Introduction: Detecting target DNA at low concentrations poses a significant challenge in molecular diagnostics. Achieving high sensitivity is crucial for accurate detection, especially in cases of clinically manifest sepsis, where bacterial concentrations in the blood can be extremely low (one bacterial cell/CFU ml blood). The sample matrix, especially blood, adversely affects accuracy and sensitivity due to the presence of residual background DNA. To overcome this problem, we developed a targeted pre-amplification of marker sequences to enhance the diagnostic sensitivity down to a level of single molecules.

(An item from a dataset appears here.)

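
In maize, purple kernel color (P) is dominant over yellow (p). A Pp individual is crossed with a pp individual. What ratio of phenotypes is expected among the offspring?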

Material and methods: For this purpose, a sample preparation of whole blood samples directly followed by a downstream pre-amplification was developed, which amplifies species-specific and resistance markers in a multiplex procedure. A panel of 24 markers was defined. The pre-amplification was performed in a multiplex approach and quantified by qPCR. The method was tested with blood samples that were spiked with several Gram-positive and Gram-negative bacterial pathogens.

Results: When applying pre-amplification techniques, the sensitivity of the pathogen detection in whole blood samples was up to 100 times higher than in non-pre-amplified samples. By applying this method to artificially spiked blood samples, it was possible to demonstrate a sensitivity of 1 colony-forming unit (CFU) per millilitre of blood for S. aureus and E. faecium. A detection limit of 28 and 383 CFU per ml of blood was achieved for E. coli and K. pneumoniae, respectively.

Summary: In the present study, we have established a method that bridges the analytical gap between low concentrations of molecular markers and the minimum requirements for molecular testing. If the sensitivity is also confirmed for real clinical blood samples from septic patients, the novel technique can be used for pathogen detection without cultivation, which might help to accelerate diagnostics and, thus, to decrease sepsis mortality rates.